What about the kid? You need at least one parent to stay home and take care of it, no? I don’t think it necessarily has to be the mother - it should be up to the family to choose who stays and who goes - but the child shouldn’t have to grow parentless because of the draft.

They can’t take both. It would be considered a hardship waiver. Volunteers have no choice in the matter as seen many times in the current conflict (he’s infantry and she’s a doctor or she’s in a support position, etc), but there is no way both parents would be called. A couple news stories about how dad has off in Crapistan and mom has just had her number pulled and the draft board will stamp her as ineligible in a blink. You know how the news would do it. They would be interviewing mom in her living room, baby in her lap. Behind her would be the photo of dad in his dress uniform with the flag as a background. She’ll show her notification letter and talk about how hard it is with dad gone and the new baby. There’s no way in hell she’ll get sent away.

Well, that’s definitely true of the mythological women’s rights groups that Rush Limbaugh & Co make up and rail against. But in the real ones that I’ve seen and been a part of, that isn’t even remotely true. Though they may be against the draft and or military service in general, I’ve never IRL heard a women’s or feminist group that’s wanted the draft or military service to be only for men. They’ve always advocated for equal responsibility along with equal rights.

I believe NOW has unequivocally supported a coed draft since its inception. Pretty sure they’ve argued that women should be in direct combat along with the men as well.

No, they should be forced to serve whereever men are forced to serve. Equality of the sexes, remember?

And becoming pregnant after receiving a draft notice with the aim of avoiding service should be a criminal offence.

But, short of WW3, there’s never going to be a draft.

Eh, how could they ever prove it? You can’t force your soldiers to use birth control. I just agree with what someone said above – if a woman gets pregnant, let her have a few months delay as necessary (or however they do it for women soldiers currently serving), then back to work. And if you have a mother and father who are both called up for service, I don’t think both should be taken – just whoever’s randomly chosen draft number comes up first, and the other one gets a deferral.
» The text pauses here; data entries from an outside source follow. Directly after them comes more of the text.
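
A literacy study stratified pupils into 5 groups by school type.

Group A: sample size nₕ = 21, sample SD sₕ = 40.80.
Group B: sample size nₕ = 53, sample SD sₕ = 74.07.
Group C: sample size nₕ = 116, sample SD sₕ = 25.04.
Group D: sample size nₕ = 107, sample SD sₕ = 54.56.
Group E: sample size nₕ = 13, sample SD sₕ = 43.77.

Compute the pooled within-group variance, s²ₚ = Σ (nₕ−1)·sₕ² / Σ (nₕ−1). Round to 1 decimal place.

Degrees of freedom: 20 + 52 + 115 + 106 + 12 = 305.
Σ(nₕ−1)sₕ² = 20·1664.64 + 52·5486.3649 + 115·627.0016 + 106·2976.7936 + 12·1915.8129 = 729218.8352.
s²ₚ = 729218.8352 / 305 = 2390.881... → 2390.9.

2390.9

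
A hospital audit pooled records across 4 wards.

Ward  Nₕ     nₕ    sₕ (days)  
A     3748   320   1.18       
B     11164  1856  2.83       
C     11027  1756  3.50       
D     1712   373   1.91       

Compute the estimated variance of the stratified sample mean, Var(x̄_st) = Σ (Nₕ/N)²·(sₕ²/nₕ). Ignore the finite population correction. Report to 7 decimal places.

N = 27651; Wₕ = Nₕ/N.
ward A: (3748/27651)²·1.18²/320 = 0.0000799450
ward B: (11164/27651)²·2.83²/1856 = 0.0007034170
ward C: (11027/27651)²·3.50²/1756 = 0.0011094421
ward D: (1712/27651)²·1.91²/373 = 0.0000374924
Sum = 0.0019302966 → 0.0019303.

0.0019303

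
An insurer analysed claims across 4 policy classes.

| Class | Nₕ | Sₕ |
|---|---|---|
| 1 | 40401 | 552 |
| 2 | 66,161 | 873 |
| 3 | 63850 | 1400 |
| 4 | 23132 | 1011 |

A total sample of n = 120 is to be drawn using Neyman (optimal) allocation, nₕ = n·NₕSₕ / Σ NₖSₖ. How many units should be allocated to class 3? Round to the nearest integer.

1: NₕSₕ = 40401·552 = 22301352
2: NₕSₕ = 66161·873 = 57758553
3: NₕSₕ = 63850·1400 = 89390000
4: NₕSₕ = 23132·1011 = 23386452
Σ NₕSₕ = 192836357.
n_3 = 120·89390000/192836357 = 55.626... → 56.

56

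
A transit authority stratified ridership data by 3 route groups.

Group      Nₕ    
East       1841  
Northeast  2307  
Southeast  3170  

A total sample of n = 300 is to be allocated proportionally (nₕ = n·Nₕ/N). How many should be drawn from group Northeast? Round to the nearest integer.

95

Share of group Northeast = 2307/7318 = 0.31525.
Allocate 300 × 0.31525 = 94.575... → 95.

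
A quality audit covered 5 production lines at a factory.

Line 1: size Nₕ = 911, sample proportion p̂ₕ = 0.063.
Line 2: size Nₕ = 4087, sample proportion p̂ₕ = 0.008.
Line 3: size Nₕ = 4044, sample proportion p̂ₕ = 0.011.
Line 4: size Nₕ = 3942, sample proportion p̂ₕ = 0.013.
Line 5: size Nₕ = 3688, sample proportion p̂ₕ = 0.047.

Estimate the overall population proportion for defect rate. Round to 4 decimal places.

0.0215

N = 911 + 4087 + 4044 + 3942 + 3688 = 16672.
Overall proportion = Σ (Nₕ/N)·p̂ₕ.
Σ Nₕp̂ₕ = 57.393 + 32.696 + 44.484 + 51.246 + 173.336 = 359.155.
359.155 / 16672 = 0.021542... → 0.0215.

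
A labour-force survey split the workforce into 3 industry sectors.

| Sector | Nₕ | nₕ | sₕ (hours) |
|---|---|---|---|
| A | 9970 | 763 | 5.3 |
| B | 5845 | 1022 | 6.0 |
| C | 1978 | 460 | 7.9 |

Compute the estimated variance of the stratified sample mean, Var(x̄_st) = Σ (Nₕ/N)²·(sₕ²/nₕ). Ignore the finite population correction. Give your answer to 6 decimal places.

N = 17793; Wₕ = Nₕ/N.
sector A: (9970/17793)²·5.3²/763 = 0.011558971
sector B: (5845/17793)²·6.0²/1022 = 0.003801214
sector C: (1978/17793)²·7.9²/460 = 0.001676681
Sum = 0.017036866 → 0.017037.

0.017037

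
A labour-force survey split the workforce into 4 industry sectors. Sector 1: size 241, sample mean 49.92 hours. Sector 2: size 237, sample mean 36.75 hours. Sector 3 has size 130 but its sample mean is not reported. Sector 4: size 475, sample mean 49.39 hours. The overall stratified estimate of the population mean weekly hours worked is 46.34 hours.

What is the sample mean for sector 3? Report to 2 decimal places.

N = 241 + 237 + 130 + 475 = 1083.
Overall total = μ·N = 46.34·1083 = 50186.22.
Subtract the known strata: 241·49.92 + 237·36.75 + 475·49.39 = 44200.72.
Remaining total for sector 3: 50186.22 − 44200.72 = 5985.5.
Divide by its size: 5985.5 / 130 = 46.0423... → 46.04.

46.04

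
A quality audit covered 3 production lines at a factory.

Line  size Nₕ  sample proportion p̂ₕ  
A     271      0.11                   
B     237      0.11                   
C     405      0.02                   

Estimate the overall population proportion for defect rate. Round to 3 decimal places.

Wₕ = Nₕ/N with N = 913: 0.2968, 0.2596, 0.4436.
p̂_st = 0.2968·0.11 + 0.2596·0.11 + 0.4436·0.02 ≈ 0.07008... → 0.070.

0.070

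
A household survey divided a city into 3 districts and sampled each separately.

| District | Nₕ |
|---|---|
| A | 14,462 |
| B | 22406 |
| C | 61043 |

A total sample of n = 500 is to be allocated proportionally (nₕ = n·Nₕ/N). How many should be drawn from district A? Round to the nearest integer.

74

Share of district A = 14462/97911 = 0.14771.
Allocate 500 × 0.14771 = 73.853... → 74.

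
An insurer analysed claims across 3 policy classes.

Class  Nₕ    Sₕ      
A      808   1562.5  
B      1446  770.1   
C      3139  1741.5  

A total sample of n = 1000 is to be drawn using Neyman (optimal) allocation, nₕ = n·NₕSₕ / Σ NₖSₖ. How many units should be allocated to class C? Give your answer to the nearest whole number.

697

A: NₕSₕ = 808·1562.5 = 1262500
B: NₕSₕ = 1446·770.1 = 1113564.6
C: NₕSₕ = 3139·1741.5 = 5466568.5
Σ NₕSₕ = 7842633.1.
n_C = 1000·5466568.5/7842633.1 = 697.032... → 697.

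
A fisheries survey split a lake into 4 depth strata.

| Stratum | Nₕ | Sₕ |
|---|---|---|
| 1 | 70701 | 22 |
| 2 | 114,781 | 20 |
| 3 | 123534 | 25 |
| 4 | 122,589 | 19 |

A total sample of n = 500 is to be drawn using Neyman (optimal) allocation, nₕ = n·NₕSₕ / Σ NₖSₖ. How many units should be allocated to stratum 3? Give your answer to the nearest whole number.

1: NₕSₕ = 70701·22 = 1555422
2: NₕSₕ = 114781·20 = 2295620
3: NₕSₕ = 123534·25 = 3088350
4: NₕSₕ = 122589·19 = 2329191
Σ NₕSₕ = 9268583.
n_3 = 500·3088350/9268583 = 166.603... → 167.

167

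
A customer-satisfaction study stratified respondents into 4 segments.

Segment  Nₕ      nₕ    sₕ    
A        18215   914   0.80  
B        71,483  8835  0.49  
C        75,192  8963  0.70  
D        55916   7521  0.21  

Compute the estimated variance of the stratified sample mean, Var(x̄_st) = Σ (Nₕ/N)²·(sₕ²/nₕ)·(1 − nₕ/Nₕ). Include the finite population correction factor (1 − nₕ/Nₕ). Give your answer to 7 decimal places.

0.0000129

N = 220806. Term for each stratum: Wₕ²sₕ²/nₕ·(1−nₕ/Nₕ).
Var(x̄_st) = 0.0000045260 + 0.0000024962 + 0.0000055839 + 0.0000003254 = 0.0000129315 → 0.0000129.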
That’s good for those who actually advocate it, but there are more than just mythological feminists who don’t want that aspect of the responsibility along with the equality. I went to college near a famously liberal all-girl’s school (one of the seven sisters, I won’t say which here for my privacy), and used to sometimes ask my friends there the draft question. I was amazed how many of them balk and waffle at the idea. Some, to be sure, would stick to their principles and be for a coed draft, but most would just hem and haw a bit then finally say we just shouldn’t have a draft for anyone. One even told me that if women were drafted there’d be no one to stay home and have the babies!! Even among those who agreed intellectually that we should have a coed draft, I never heard anyone actively pursuing it, even though (AFAIK) it is one of the few solid, comletely sexist pieces of legislation still on the rulebooks (as opposed to more nebulous cultural sexism, stereotypes, etc.).